Germans are buying more books online

Germany is one of the largest book markets in the world, though it's been shrinking slightly in recent years. However, more readers of both e-books and paper books bought online last year.

Online books sales in Germany rose by 6.6 percent in 2015, reported the Börsenverein des Deutschen Buchhandels, Germany's book trade association, on Tuesday (07.06.2016) in Frankfurt. That represented online revenues of 1.6 billion euros - and marked a comeback after internet-based sales had fallen in 2013 and 2014.

An estimated three-quarters of online book sales - including both e-books and traditional volumes - can be attributed to the US giant Amazon. The rest distributed among smaller dealers including bookshops that maintain both physical locations and online portals. About one in six books sold in Germany is bought online.

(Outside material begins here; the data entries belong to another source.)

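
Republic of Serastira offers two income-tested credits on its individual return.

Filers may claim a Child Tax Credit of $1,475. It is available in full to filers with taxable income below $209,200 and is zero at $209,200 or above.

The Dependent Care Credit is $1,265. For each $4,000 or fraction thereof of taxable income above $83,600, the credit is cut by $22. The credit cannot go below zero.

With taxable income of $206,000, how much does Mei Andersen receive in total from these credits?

Child Tax Credit: $206,000 is below the $209,200 cutoff, so the full $1,475 applies.
Dependent Care Credit: income exceeds $83,600 by $122,400, which is 31 full-or-partial $4,000 increments; reduction = 31 × $22 = $682, leaving $583.
Total: $1,475 + $583 = $2,058.

$2,058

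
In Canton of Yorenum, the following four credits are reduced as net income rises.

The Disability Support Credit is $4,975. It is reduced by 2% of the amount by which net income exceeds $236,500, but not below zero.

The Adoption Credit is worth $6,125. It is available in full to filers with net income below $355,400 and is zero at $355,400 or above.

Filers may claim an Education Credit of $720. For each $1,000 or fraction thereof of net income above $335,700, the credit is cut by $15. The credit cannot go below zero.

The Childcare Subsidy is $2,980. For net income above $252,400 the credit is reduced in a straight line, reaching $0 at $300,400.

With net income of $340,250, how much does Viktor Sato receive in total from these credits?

Disability Support Credit: 2% of the $103,750 excess over $236,500 is $2,075; credit = $4,975 − $2,075 = $2,900.
Adoption Credit: $340,250 is below the $355,400 cutoff, so the full $6,125 applies.
Education Credit: income exceeds $335,700 by $4,550, which is 5 full-or-partial $1,000 increments; reduction = 5 × $15 = $75, leaving $645.
Childcare Subsidy: $340,250 is at or above $300,400, so the credit is $0.
Total: $2,900 + $6,125 + $645 + $0 = $9,670.

$9,670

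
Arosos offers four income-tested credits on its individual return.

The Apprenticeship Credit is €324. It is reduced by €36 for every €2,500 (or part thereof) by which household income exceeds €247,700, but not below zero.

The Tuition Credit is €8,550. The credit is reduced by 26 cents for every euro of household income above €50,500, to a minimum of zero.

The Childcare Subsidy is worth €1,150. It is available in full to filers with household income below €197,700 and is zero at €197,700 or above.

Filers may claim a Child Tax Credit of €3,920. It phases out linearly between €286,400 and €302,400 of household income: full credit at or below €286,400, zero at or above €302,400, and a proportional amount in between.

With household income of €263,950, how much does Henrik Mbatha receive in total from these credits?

€3,992

Apprenticeship Credit: income exceeds €247,700 by €16,250, which is 7 full-or-partial €2,500 increments; reduction = 7 × €36 = €252, leaving €72.
Tuition Credit: 26% of the €213,450 excess over €50,500 is €55,497 ≥ base, so the credit is €0.
Childcare Subsidy: €263,950 meets or exceeds the €197,700 cutoff, so the credit is €0.
Child Tax Credit: €263,950 is at or below the €286,400 threshold, so the full €3,920 applies.
Total: €72 + €0 + €0 + €3,920 = €3,992.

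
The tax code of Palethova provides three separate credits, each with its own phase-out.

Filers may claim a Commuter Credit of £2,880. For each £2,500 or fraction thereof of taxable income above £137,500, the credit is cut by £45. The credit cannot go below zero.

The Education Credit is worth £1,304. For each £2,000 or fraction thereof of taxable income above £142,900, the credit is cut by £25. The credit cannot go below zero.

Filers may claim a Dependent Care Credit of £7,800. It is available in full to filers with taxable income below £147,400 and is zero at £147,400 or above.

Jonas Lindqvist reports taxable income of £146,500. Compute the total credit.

£11,754

Commuter Credit: income exceeds £137,500 by £9,000, which is 4 full-or-partial £2,500 increments; reduction = 4 × £45 = £180, leaving £2,700.
Education Credit: income exceeds £142,900 by £3,600, which is 2 full-or-partial £2,000 increments; reduction = 2 × £25 = £50, leaving £1,254.
Dependent Care Credit: £146,500 is below the £147,400 cutoff, so the full £7,800 applies.
Total: £2,700 + £1,254 + £7,800 = £11,754.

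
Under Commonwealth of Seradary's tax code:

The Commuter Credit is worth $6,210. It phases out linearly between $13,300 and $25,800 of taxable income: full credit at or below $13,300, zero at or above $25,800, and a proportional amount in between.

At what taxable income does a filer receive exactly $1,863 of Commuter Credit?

$1,863 is 1,863/6,210 of the full $6,210, so 4,347/6,210 of the $12,500 range has been used: income = $13,300 + $12,500 × 4,347/6,210 = $22,050.

$22,050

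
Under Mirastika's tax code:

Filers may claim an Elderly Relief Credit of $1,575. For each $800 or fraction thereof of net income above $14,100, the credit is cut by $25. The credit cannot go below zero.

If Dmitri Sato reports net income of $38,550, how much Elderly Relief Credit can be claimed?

Elderly Relief Credit: income exceeds $14,100 by $24,450, which is 31 full-or-partial $800 increments; reduction = 31 × $25 = $775, leaving $800.

$800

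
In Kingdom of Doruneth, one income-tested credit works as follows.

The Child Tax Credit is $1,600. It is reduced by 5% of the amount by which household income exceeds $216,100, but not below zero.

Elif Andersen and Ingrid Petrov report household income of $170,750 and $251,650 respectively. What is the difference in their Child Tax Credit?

$1,600

Elif ($170,750): Child Tax Credit: $170,750 is at or below the $216,100 threshold, so the full $1,600 applies.
Ingrid ($251,650): Child Tax Credit: 5% of the $35,550 excess over $216,100 is $1,777.50 ≥ base, so the credit is $0.
Difference: |$1,600 − $0| = $1,600.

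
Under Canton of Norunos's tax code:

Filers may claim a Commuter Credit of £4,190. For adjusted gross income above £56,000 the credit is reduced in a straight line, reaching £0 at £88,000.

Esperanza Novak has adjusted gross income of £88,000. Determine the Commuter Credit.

Commuter Credit: £88,000 is at or above £88,000, so the credit is £0.

£0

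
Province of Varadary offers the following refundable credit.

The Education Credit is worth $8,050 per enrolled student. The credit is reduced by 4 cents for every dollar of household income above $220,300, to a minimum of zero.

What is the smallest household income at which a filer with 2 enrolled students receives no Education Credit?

Full credit = 2 × $8,050 = $16,100.
The credit falls by 4% of each dollar above $220,300, so it reaches zero when the excess is $16,100 / 4% = $402,500: income = $220,300 + $402,500 = $622,800.

$622,800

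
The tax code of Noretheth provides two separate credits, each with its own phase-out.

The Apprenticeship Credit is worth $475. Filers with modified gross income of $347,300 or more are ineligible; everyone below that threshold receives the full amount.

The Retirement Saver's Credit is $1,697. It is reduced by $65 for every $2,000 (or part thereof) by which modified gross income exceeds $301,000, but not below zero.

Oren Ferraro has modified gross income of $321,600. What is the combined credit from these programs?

Apprenticeship Credit: $321,600 is below the $347,300 cutoff, so the full $475 applies.
Retirement Saver's Credit: income exceeds $301,000 by $20,600, which is 11 full-or-partial $2,000 increments; reduction = 11 × $65 = $715, leaving $982.
Total: $475 + $982 = $1,457.

$1,457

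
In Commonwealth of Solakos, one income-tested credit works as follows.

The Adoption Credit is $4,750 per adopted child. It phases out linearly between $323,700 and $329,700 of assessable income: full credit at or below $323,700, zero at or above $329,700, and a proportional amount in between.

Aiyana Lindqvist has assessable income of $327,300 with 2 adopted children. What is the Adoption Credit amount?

$3,800

Adoption Credit: base = 2 × $4,750 = $9,500. $327,300 is $3,600 into a $6,000 phase-out range, leaving 2,400/6,000 of the credit: $9,500 × 2,400/6,000 = $3,800.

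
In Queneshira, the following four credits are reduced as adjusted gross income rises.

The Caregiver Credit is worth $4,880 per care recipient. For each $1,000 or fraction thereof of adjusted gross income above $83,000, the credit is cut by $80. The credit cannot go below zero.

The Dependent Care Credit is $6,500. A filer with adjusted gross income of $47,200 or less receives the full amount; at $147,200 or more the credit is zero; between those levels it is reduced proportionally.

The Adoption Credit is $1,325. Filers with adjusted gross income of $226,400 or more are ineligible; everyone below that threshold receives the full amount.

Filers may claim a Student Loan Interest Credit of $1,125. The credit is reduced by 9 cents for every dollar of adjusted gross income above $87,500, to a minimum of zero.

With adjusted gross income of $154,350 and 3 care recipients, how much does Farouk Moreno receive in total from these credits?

$10,205

Caregiver Credit: base = 3 × $4,880 = $14,640. income exceeds $83,000 by $71,350, which is 72 full-or-partial $1,000 increments; reduction = 72 × $80 = $5,760, leaving $8,880.
Dependent Care Credit: $154,350 is at or above $147,200, so the credit is $0.
Adoption Credit: $154,350 is below the $226,400 cutoff, so the full $1,325 applies.
Student Loan Interest Credit: 9% of the $66,850 excess over $87,500 is $6,016.50 ≥ base, so the credit is $0.
Total: $8,880 + $0 + $1,325 + $0 = $10,205.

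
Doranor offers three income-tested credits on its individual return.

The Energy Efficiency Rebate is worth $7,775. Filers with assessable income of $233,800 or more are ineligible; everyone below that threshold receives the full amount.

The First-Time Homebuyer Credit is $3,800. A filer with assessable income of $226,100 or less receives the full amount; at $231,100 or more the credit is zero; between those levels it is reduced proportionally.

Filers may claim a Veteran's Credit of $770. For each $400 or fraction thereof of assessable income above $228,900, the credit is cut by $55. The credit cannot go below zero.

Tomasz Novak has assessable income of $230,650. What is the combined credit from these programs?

$8,612

Energy Efficiency Rebate: $230,650 is below the $233,800 cutoff, so the full $7,775 applies.
First-Time Homebuyer Credit: $230,650 is $4,550 into a $5,000 phase-out range, leaving 450/5,000 of the credit: $3,800 × 450/5,000 = $342.
Veteran's Credit: income exceeds $228,900 by $1,750, which is 5 full-or-partial $400 increments; reduction = 5 × $55 = $275, leaving $495.
Total: $7,775 + $342 + $495 = $8,612.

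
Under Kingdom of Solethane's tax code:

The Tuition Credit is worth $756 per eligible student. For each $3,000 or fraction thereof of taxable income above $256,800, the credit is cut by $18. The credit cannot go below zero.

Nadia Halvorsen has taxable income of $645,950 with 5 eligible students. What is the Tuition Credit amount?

Tuition Credit: base = 5 × $756 = $3,780. income exceeds $256,800 by $389,150, which is 130 full-or-partial $3,000 increments; reduction = 130 × $18 = $2,340, leaving $1,440.

$1,440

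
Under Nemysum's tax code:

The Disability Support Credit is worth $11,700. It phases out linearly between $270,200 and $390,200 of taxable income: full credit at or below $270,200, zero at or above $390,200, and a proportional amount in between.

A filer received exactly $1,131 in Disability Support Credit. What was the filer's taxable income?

$378,600

$1,131 is 1,131/11,700 of the full $11,700, so 10,569/11,700 of the $120,000 range has been used: income = $270,200 + $120,000 × 10,569/11,700 = $378,600.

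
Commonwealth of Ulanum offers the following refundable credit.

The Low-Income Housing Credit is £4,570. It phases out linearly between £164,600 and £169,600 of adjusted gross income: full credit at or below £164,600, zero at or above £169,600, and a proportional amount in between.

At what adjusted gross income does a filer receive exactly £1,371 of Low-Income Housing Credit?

£1,371 is 1,371/4,570 of the full £4,570, so 3,199/4,570 of the £5,000 range has been used: income = £164,600 + £5,000 × 3,199/4,570 = £168,100.

£168,100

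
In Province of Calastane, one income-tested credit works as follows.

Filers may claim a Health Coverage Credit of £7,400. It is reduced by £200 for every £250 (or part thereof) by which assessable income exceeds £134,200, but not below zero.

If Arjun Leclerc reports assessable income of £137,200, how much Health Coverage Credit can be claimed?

Health Coverage Credit: income exceeds £134,200 by £3,000, which is 12 full-or-partial £250 increments; reduction = 12 × £200 = £2,400, leaving £5,000.

£5,000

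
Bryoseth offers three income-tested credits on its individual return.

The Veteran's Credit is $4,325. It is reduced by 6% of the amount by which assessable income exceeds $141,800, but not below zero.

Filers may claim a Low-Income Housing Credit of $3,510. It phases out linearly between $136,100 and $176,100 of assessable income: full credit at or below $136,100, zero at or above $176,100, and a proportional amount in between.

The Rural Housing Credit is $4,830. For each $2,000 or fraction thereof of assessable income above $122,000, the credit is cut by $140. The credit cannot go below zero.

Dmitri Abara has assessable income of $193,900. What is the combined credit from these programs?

$1,199

Veteran's Credit: 6% of the $52,100 excess over $141,800 is $3,126; credit = $4,325 − $3,126 = $1,199.
Low-Income Housing Credit: $193,900 is at or above $176,100, so the credit is $0.
Rural Housing Credit: income exceeds $122,000 by $71,900 → 36 increments × $140 = $5,040 ≥ base, so the credit is $0.
Total: $1,199 + $0 + $0 = $1,199.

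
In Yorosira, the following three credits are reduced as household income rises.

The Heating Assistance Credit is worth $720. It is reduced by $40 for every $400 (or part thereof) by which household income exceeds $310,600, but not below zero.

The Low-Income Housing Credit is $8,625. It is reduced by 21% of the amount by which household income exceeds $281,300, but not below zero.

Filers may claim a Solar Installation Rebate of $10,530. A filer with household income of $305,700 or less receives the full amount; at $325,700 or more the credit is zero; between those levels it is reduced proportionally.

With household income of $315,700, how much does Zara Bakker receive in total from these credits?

$6,866

Heating Assistance Credit: income exceeds $310,600 by $5,100, which is 13 full-or-partial $400 increments; reduction = 13 × $40 = $520, leaving $200.
Low-Income Housing Credit: 21% of the $34,400 excess over $281,300 is $7,224; credit = $8,625 − $7,224 = $1,401.
Solar Installation Rebate: $315,700 is $10,000 into a $20,000 phase-out range, leaving 10,000/20,000 of the credit: $10,530 × 10,000/20,000 = $5,265.
Total: $200 + $1,401 + $5,265 = $6,866.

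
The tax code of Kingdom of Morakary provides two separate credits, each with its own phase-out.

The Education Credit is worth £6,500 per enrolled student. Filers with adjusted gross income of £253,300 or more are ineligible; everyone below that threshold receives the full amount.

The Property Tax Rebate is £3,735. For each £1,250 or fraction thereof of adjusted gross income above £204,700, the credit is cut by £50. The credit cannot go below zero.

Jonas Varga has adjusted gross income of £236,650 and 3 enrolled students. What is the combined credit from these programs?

Education Credit: base = 3 × £6,500 = £19,500. £236,650 is below the £253,300 cutoff, so the full £19,500 applies.
Property Tax Rebate: income exceeds £204,700 by £31,950, which is 26 full-or-partial £1,250 increments; reduction = 26 × £50 = £1,300, leaving £2,435.
Total: £19,500 + £2,435 = £21,935.

£21,935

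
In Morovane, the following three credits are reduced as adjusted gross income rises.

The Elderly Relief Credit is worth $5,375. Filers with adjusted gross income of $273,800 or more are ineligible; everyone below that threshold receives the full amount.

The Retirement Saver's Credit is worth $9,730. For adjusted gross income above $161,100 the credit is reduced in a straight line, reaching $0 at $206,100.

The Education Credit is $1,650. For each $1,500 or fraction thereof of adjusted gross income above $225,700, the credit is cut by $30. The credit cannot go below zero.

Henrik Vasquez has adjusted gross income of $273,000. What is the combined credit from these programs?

$6,065

Elderly Relief Credit: $273,000 is below the $273,800 cutoff, so the full $5,375 applies.
Retirement Saver's Credit: $273,000 is at or above $206,100, so the credit is $0.
Education Credit: income exceeds $225,700 by $47,300, which is 32 full-or-partial $1,500 increments; reduction = 32 × $30 = $960, leaving $690.
Total: $5,375 + $0 + $690 = $6,065.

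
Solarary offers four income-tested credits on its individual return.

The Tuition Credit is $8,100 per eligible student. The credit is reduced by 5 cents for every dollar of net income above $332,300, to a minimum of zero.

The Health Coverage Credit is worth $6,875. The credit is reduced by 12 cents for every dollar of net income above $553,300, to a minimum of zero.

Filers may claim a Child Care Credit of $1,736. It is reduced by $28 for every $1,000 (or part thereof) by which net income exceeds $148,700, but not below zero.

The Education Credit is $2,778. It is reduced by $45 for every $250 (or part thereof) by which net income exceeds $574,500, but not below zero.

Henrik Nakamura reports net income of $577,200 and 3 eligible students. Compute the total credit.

Tuition Credit: base = 3 × $8,100 = $24,300. 5% of the $244,900 excess over $332,300 is $12,245; credit = $24,300 − $12,245 = $12,055.
Health Coverage Credit: 12% of the $23,900 excess over $553,300 is $2,868; credit = $6,875 − $2,868 = $4,007.
Child Care Credit: income exceeds $148,700 by $428,500 → 429 increments × $28 = $12,012 ≥ base, so the credit is $0.
Education Credit: income exceeds $574,500 by $2,700, which is 11 full-or-partial $250 increments; reduction = 11 × $45 = $495, leaving $2,283.
Total: $12,055 + $4,007 + $0 + $2,283 = $18,345.

$18,345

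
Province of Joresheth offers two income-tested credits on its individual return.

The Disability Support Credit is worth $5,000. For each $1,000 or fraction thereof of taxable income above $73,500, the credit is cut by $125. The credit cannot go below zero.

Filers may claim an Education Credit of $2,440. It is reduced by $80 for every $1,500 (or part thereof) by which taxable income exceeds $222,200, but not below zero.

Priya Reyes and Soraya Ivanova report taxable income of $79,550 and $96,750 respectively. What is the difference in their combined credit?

$2,125

Priya ($79,550): Disability Support Credit: income exceeds $73,500 by $6,050, which is 7 full-or-partial $1,000 increments; reduction = 7 × $125 = $875, leaving $4,125. Education Credit: $79,550 is at or below the $222,200 threshold, so the full $2,440 applies. total $4,125 + $2,440 = $6,565
Soraya ($96,750): Disability Support Credit: income exceeds $73,500 by $23,250, which is 24 full-or-partial $1,000 increments; reduction = 24 × $125 = $3,000, leaving $2,000. Education Credit: $96,750 is at or below the $222,200 threshold, so the full $2,440 applies. total $2,000 + $2,440 = $4,440
Difference: |$6,565 − $4,440| = $2,125.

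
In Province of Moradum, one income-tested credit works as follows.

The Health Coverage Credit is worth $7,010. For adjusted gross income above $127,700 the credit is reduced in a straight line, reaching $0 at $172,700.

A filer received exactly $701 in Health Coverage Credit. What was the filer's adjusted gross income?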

"With a nearly completely implemented multi-distribution-channel strategy among booksellers and an active culture of innovation among publishers, the sector has made a huge step forward," booksellers' association chair Heinrich Riethmüller told reporters Tuesday.

Non-fiction up and overall sales drop

Overall book sales, however, shrunk by 1.6 percent to total 9.2 billion euros, with revenues in physical bookstores dropping by 3.4 percent. And, as Riethmüller pointed out, "the average bookshop price has been dropping over the past two years, coming in at 14.59 euros in 2015." That's equivalent to $16.56.

In addition to more online sales in 2015, another trend was a greater interest in non-fiction books, which saw a revenue jump of 1.6 percent, after already rising 5.4 percent in 2014. Among the top non-fiction titles was Giulia Enders' 2014 health book, "Gut: The Inside Story of Our Body's Most Underrated Organ."

Fiction sales dropped by 1.6 percent last year, while the children's book segment remained stable.

Despite ups and downs, the book industry has undergone an "exemplary" transformation in the past decade and remained largely stable, said Börsenverein director Alexander Skipis.